EXCLUSIVE: Sackler family secrets are coming out. A new book, called “Empire of Pain” by Patrick Radden Keefe, contains emails that show the heirs complaining about how hard their lives were as they tried to downplay and shift blame for the opioid crisis.
A new book on the Sackler family—the secretive billionaires who kept America in steady supply of OxyContin—contains private emails that show the heirs complaining about how hard their lives were as they tried to downplay and shift blame for the deadly opioid crisis that left nearly half a million Americans dead.

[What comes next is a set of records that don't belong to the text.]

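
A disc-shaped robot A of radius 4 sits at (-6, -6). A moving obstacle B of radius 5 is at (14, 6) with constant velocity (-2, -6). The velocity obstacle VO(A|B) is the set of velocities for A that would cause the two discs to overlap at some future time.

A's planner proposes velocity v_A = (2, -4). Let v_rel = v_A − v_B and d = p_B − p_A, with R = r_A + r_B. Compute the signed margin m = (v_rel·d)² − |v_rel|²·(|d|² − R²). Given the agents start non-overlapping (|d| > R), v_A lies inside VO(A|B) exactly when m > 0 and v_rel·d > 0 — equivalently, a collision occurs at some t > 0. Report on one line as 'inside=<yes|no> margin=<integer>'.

d = (20, 12),  |d|² = 544;  R = 4+5 = 9,  c = 544−9² = 463
v_rel = (4, 2),  |v_rel|² = 20;  v_rel·d = (4)·(20) + (2)·(12) = 104
20·t² − 208·t + 463 = 0  ⇒  m = 104² − 20·463 = 1556
m = 1556 > 0,  v_rel·d = 104 > 0  ⇒  inside

inside=yes margin=1556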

The messages, along with other revelations in Empire of Pain by Patrick Radden Keefe, shed light on how the Sacklers saw themselves not as beneficiaries of a company that invented, aggressively marketed, and profited from a dangerous drug, but as victims of a smear campaign. They also lay bare the internal tensions behind the family’s public profile.
In a 2017 email, Mortimer Sackler, son and namesake of one of the three brothers who co-founded Purdue Pharma, requested a $10 million loan—and “a possible additional $10 million...MAX”—from the family trust to fund his lavish lifestyle, with instructions to keep the cash infusion secret from his relatives.
“Start off with saying I am not happy,” he wrote to a psychiatrist and “leadership confidant” named Kerry Sulkowicz. “I am falling significantly behind financially.”
The heir was prepared to sell off “artworks, jewelry, stock positions,” but it would not be enough to get him into the black. “I have been working for years on Purdue at what I consider to be a considerably discounted value relative to what MY TIME IS WORTH,” Mortimer wrote. “I am LOSING money by working in the pharma business.”
As for the secrecy, he conceded, the money could be “reported in the trust accounts as loan/cash flow assistance to family members but not be specific... I don’t want to hear my siblings’ opinion on this and I don’t need more stress for this. I need to have this resolved... This needs to happen, the only question is how much DRAMA will be needed for this to happen.”
Feelings of aggrieved entitlement were not exclusive to Mortimer. When David Sackler, grandson of co-founder Raymond, got married, the book reveals, he wanted to buy a bigger apartment, but was snubbed by his father and boss, Richard—the man who oversaw and pushed the development of OxyContin more than anyone.
On June 12, 2015, David wrote an email to his parents to “voice some thoughts.” He griped that as Richard’s assistant, he had worked hard to “manage the family fortune” and “make the family richer.” He was Richard’s “right hand for everything”—a grueling job because “beyond pushing myself to excel, I work for a boss (Dad) with little understanding of what I do.”
The Sacklers have always publicly denied any wrongdoing related to the opioid crisis, but other emails show the private lengths they went to in order to downplay their own role in the disaster. In one correspondence, Mortimer insisted prescription opioids had little to do with addiction, casting doubt on whether a crisis even existed.
In a Feb. 17, 2019, email, Mortimer ranted to family that prescription opioids “are NOT the CAUSE of drug abuse, addiction, or the so called ‘opioid crisis,’”—setting off the phrase in scare quotes throughout the message to underscore his skepticism. “I also don’t think we should use the term ‘opioid crisis’ or even ‘opioid addiction crisis’ in our messaging,” he added, favoring the terms “drug abuse and addiction.”
The same day, Mortimer’s cousin, Jonathan, who died from cancer in July, suggested the family’s predicament resembled that of the millions imprisoned in America’s bloated carceral system.